In my previous blog “Best or Least Worse 1”, I argued that many problems that confront us in the real world do not have simple solutions and that in reality we are searching for the least worse solution rather than trying to optimise and achieve a perfect solution. Today I want to further consider two other aspects of this matter.

Simple problems may have an obvious best solution. However, more complex types of problem, that need a least worse outlook, are often called dilemmas, or in severe cases a conundrum or an enigma. In these problems, all possible courses of action have significant downsides.

A typical example could be the recent debate about BREXIT.  The choices are simple to determine. If you are a resident of the UK, you could vote yes or no. However, either way forward had significant downsides. The political supporters of each side repeatedly identified these downsides. They all announce their views as if they were clinching arguments, they argue the evidence they present leads to a best solution. They even say things like “the best way forward for is….” when they invariably mean ” the best for me is…” What is best is impossible to determine, but the UK voter may have a chance of determining the least worse solution to their dilemma of how to vote.

In reality, it becomes more realistic if the UK voter were to consider all the potential evidence of the outcomes of BREXIT in various scenarios and then consider which of the outcomes would be the least worst. It would ensure the UK voter decision-making process is more realistic, and to that extent aid in deciding which way to vote.

Best is the enemy of good.

In seeking a best solution, where one does not exist, we inevitably go in one of two directions.

First, we will prevaricate. Now this may not be a terrible idea if the problem might go away of its own volition. However, with many dilemmas the problem with prevarication is that the outcomes of the problem will only get worse and/or the potential courses of action you might take are reduced. So if the problem may solve itself, then perhaps prevarication is an excellent choice, but we should prevaricate only as a conscious decision, based on evidence, not a resigned inability to decide. In all other cases we should decide with speed to preserve as many options as possible.

Seeking a best solution, the second direction we may take, is to resort to deciding on a “gut-feel” basis, or what someone else suggests, or even simply tossing a coin. None of which can be as good as considering all the evidence around the problem and seeking the least worst way to progress. Recognising that even the least worst approach will have downsides.
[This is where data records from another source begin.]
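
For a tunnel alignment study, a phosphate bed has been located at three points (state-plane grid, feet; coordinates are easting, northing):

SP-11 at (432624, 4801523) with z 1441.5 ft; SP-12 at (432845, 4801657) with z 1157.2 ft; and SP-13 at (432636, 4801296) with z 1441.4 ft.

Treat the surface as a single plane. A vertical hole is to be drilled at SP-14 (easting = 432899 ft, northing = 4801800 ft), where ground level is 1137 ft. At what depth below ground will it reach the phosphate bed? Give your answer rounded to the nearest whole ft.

Let the plane be z = a·easting + b·northing + c.
SP-12−SP-11: 221a + 134b = −284.3;  SP-13−SP-11: 12a − 227b = −0.1.
Solving gives a = −1.24673105, b = −0.06546596.
Then c = 1441.5 − a·432624 − b·4801523 = 855143.58.
At (432899, 4801800): z_contact = −539708.6 − 314354.4 + 855143.58 = 1080.5 ft.
Depth below ground = 1137 − 1080.5 = 56 ft.

56 ft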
By doing this, we can then identify those downsides, and put in place strategies to ameliorate them, if not avoid them entirely.

The least worse approach leads to a focus on all the available evidence, and the inadequacies of that evidence, in the decision-making process. Rather than attempt to seek a “clinching” best piece of evidence to drive the decision. In seeking a least worse way forward, we will focus on the outcomes of your decision making, not some sunny uplands of a best solution, but the realistic outcomes, which must lead to superior decision making in complex situations.